There are no prerequisites to use the patterns, but as with any effort in information management, some starting questions are handy. These really aren't any different than those you would ask in any project or initiative, and could include:

  • What goal or problem must be addressed?
  • What criteria define a successful solution to the problem?
  • Who are the stakeholders and the people that must support the solution?
  • What processes must the solution support?
  • What information do these processes need?
  • Where is this information located?
  • How is this information managed?
  • How are the processes provisioned?
  • How is the solution validated?
  • How is the solution secured?

As you work through these and other related questions, you are establishing the problem statements and forces that come into play, whether for a full information supply chain, an information flow, or perhaps a simple information reengineering step to correct some data.

Can someone start at any point with the patterns or is there a particular process needed?

One of the interesting aspects of patterns is that you can actually start at any level, whether coming at problems from a high-level strategic view; a low-level, "deliver the data to system X" view; or anywhere in-between.
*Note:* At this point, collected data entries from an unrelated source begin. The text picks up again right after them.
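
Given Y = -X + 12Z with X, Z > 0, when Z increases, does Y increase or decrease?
Y increases

Taking the partial derivative:
∂Y/∂Z = 12

∂Y/∂Z = 12 > 0 (assuming positive values)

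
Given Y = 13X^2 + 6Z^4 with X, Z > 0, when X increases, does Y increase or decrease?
Y increases

Taking the partial derivative:
∂Y/∂X = 26X

∂Y/∂X = 26X > 0 (assuming positive values)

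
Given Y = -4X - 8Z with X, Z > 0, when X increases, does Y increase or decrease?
Y decreases

Taking the partial derivative:
∂Y/∂X = -4

∂Y/∂X = -4 < 0 (assuming positive values)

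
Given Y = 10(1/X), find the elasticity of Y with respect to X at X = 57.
Elasticity = -1

Elasticity = (dY/dX) · (X/Y)

dY/dX = -10/X²
At X = 57: dY/dX = -10/3249, Y = 10/57

Elasticity = (-10/3249) · (57 / (10/57)) = -1

Interpretation: for a small percentage change in X, the percentage change in Y is approximately -1.00 times as large.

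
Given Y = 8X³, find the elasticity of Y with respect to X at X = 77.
Elasticity = 3

Elasticity = (dY/dX) · (X/Y)

dY/dX = 24·X²
At X = 77: dY/dX = 142296, Y = 3652264

Elasticity = 142296 · (77 / 3652264) = 3

Interpretation: for a small percentage change in X, the percentage change in Y is approximately 3.00 times as large.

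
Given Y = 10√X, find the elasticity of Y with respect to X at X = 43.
Elasticity = 1/2

Elasticity = (dY/dX) · (X/Y)

dY/dX = 5/√X
At X = 43: dY/dX = 5·√43/43, Y = 10·√43

Elasticity = (5·√43/43) · (43 / (10·√43)) = 1/2

Interpretation: for a small percentage change in X, the percentage change in Y is approximately 0.50 times as large.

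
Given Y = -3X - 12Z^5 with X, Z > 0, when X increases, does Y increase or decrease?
Y decreases

Taking the partial derivative:
∂Y/∂X = -3

∂Y/∂X = -3 < 0 (assuming positive values)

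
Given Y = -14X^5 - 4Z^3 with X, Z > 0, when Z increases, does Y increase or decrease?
Y decreases

Taking the partial derivative:
∂Y/∂Z = -12Z^2

∂Y/∂Z = -12Z^2 < 0 (assuming positive values)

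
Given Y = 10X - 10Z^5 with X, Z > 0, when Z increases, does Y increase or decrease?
Y decreases

Taking the partial derivative:
∂Y/∂Z = -50Z^4

∂Y/∂Z = -50Z^4 < 0 (assuming positive values)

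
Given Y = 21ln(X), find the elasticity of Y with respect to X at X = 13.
Elasticity = 1/ln(13) ≈ 0.3899

Elasticity = (dY/dX) · (X/Y)

dY/dX = 21/X
At X = 13: dY/dX = 21/13, Y = 21·ln(13)

Elasticity = (21/13) · (13 / (21·ln(13))) = 1/ln(13) ≈ 0.3899

Interpretation: for a small percentage change in X, the percentage change in Y is approximately 0.39 times as large.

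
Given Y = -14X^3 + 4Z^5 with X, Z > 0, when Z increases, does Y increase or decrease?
Y increases

Taking the partial derivative:
∂Y/∂Z = 20Z^4

∂Y/∂Z = 20Z^4 > 0 (assuming positive values)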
Chapter 2 of the book covers some basic, familiar examples of how patterns and pattern groups work together, along with the summaries and common entry points for the pattern groups, and a package of icons.

Any tips for readers on how they can best take advantage of the patterns for their work?

The patterns could be used in the following ways:

  • Focusing on a particular pattern group to make a specific design decision. For example, one of our clients used the information key patterns to determine how customer records in different systems should be identified to ensure the information about an individual can be synchronized.

  • Use the pattern icons and pattern names in a drawing tool to show the behavior of either an existing or proposed capability.

  • Define preferred implementation technology for each pattern in a pattern group as a way of setting architectural standards.